Now, Martin is FCC chairman and he is taking cautious steps to support multichannel must-carry for broadcasters, the National Journal reported last week.
In recent weeks, the FCC has issued two reports favoring broadcasters in their disputes with the cable and satellite industries over the issue.
The first of the two FCC reports was issued Aug. 23 — when the commission said satellite companies, DirecTV and EchoStar Communications, must carry all of the multicast digital channels that broadcasters transmit in Alaska and Hawaii. The agency also ruled that the satellite companies must carry their high-definition programs.

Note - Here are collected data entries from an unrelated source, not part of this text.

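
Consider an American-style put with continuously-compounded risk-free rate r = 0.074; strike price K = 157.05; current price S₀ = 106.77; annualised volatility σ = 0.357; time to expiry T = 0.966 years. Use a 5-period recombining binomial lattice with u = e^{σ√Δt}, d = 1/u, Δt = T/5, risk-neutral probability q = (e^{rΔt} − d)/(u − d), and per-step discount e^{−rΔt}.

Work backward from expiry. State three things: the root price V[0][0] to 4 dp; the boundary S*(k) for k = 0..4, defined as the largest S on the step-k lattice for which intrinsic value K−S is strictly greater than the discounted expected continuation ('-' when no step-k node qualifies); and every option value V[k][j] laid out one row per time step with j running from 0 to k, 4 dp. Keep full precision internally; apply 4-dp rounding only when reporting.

params: Δt=0.19320 u=1.16990 d=0.85477 q=0.50655 e^(-rΔt)=0.98580
t_5 payoffs: 108.3300 90.3687 65.7857 32.1399 0.0000 0.0000
t_4: node(4,0) S=56.9974 payoff=100.0526 vs cont=97.8232 → 100.0526 [stop]  node(4,1) S=78.0104 payoff=79.0396 vs cont=76.8103 → 79.0396 [stop]  node(4,2) S=106.7700 payoff=50.2800 vs cont=48.0507 → 50.2800 [stop]  node(4,3) S=146.1323 payoff=10.9177 vs cont=15.6344 → 15.6344 [wait]  node(4,4) S=200.0060 payoff=0.0000 vs cont=0.0000 → 0.0000 [wait]  ⇒ S*(4)=106.7700
t_3: node(3,0) S=66.6813 payoff=90.3687 vs cont=88.1394 → 90.3687 [stop]  node(3,1) S=91.2643 payoff=65.7857 vs cont=63.5564 → 65.7857 [stop]  node(3,2) S=124.9101 payoff=32.1399 vs cont=32.2658 → 32.2658 [wait]  node(3,3) S=170.9601 payoff=0.0000 vs cont=7.6054 → 7.6054 [wait]  ⇒ S*(3)=91.2643
t_2: node(2,0) S=78.0104 payoff=79.0396 vs cont=76.8103 → 79.0396 [stop]  node(2,1) S=106.7700 payoff=50.2800 vs cont=48.1136 → 50.2800 [stop]  node(2,2) S=146.1323 payoff=10.9177 vs cont=19.4935 → 19.4935 [wait]  ⇒ S*(2)=106.7700
t_1: node(1,0) S=91.2643 payoff=65.7857 vs cont=63.5564 → 65.7857 [stop]  node(1,1) S=124.9101 payoff=32.1399 vs cont=34.1929 → 34.1929 [wait]  ⇒ S*(1)=91.2643
t_0: node(0,0) S=106.7700 payoff=50.2800 vs cont=49.0758 → 50.2800 [stop]  ⇒ S*(0)=106.7700

price = 50.2800
boundary = 106.7700 91.2643 106.7700 91.2643 106.7700
tree:
50.2800
65.7857 34.1929
79.0396 50.2800 19.4935
90.3687 65.7857 32.2658 7.6054
100.0526 79.0396 50.2800 15.6344 0.0000
108.3300 90.3687 65.7857 32.1399 0.0000 0.0000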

That decision applied narrowly to Alaska and Hawaii because of special language in last year’s Satellite Home Viewer Extension and Reauthorization Act (SHVERA). That law requires the two main satellite companies to retransmit all local broadcast signals to almost all subscribers in Alaska and Hawaii within a year. They also must carry local digital signals in those states by June 8, 2007.
Because of capacity limitations on satellite systems, Congress generally has not imposed the same must-carry requirements on satellites as it has on cable. And yet, under SHVERA, the FCC said, “requiring carriage of multicast and high-definition signals most accurately reflects the requirements set forth in the law.”
In the second SHVERA report, issued Sept. 8, the FCC was required to consider the impact of retransmission consent rules on video competition. Retransmission consent is what cable operators must pay to carry the signals of broadcasters who opt out of the must-carry requirement. Stations owned by major networks generally seek retransmission consent. Less popular stations opt for must-carry rules.
Small cable companies chafe against what they regard as excessive broadcaster demands for compensation. Their patience is likely to be tested soon. Oct. 1 marked the beginning of a three-month round of negotiations between broadcasters and cable operators over compensation rates.
Regarding this matter, the FCC said: “If broadcasters are limited in their ability to accept in-kind compensation, they should be granted full carriage rights for their digital broadcast signals, including all free over-the-air digital multicast streams.”
Despite the reports, the Journal said Martin could do little to affect the issue at the FCC, as the question of multicast carriage has become one of the hardest-fought, behind-the-scenes battles in the digital transition debate on Capitol Hill.
Broadcasters have been pushing for the requirement in exchange for accepting a hard date for returning their analog spectrum. Senate Commerce Chairman Ted Stevens, (R-AK) has been silent on the must-carry issue.
The House Energy and Commerce Committee has so far rejected broadcaster demands on the issue. A multicast must-carry requirement “is not going to be part of the base DTV bill, and the prospects for adding it as an amendment in the House are probably pretty dim,” Rep. Fred Upton, (R-MI), chairman of the Telecommunications and the Internet Subcommittee, said late last month.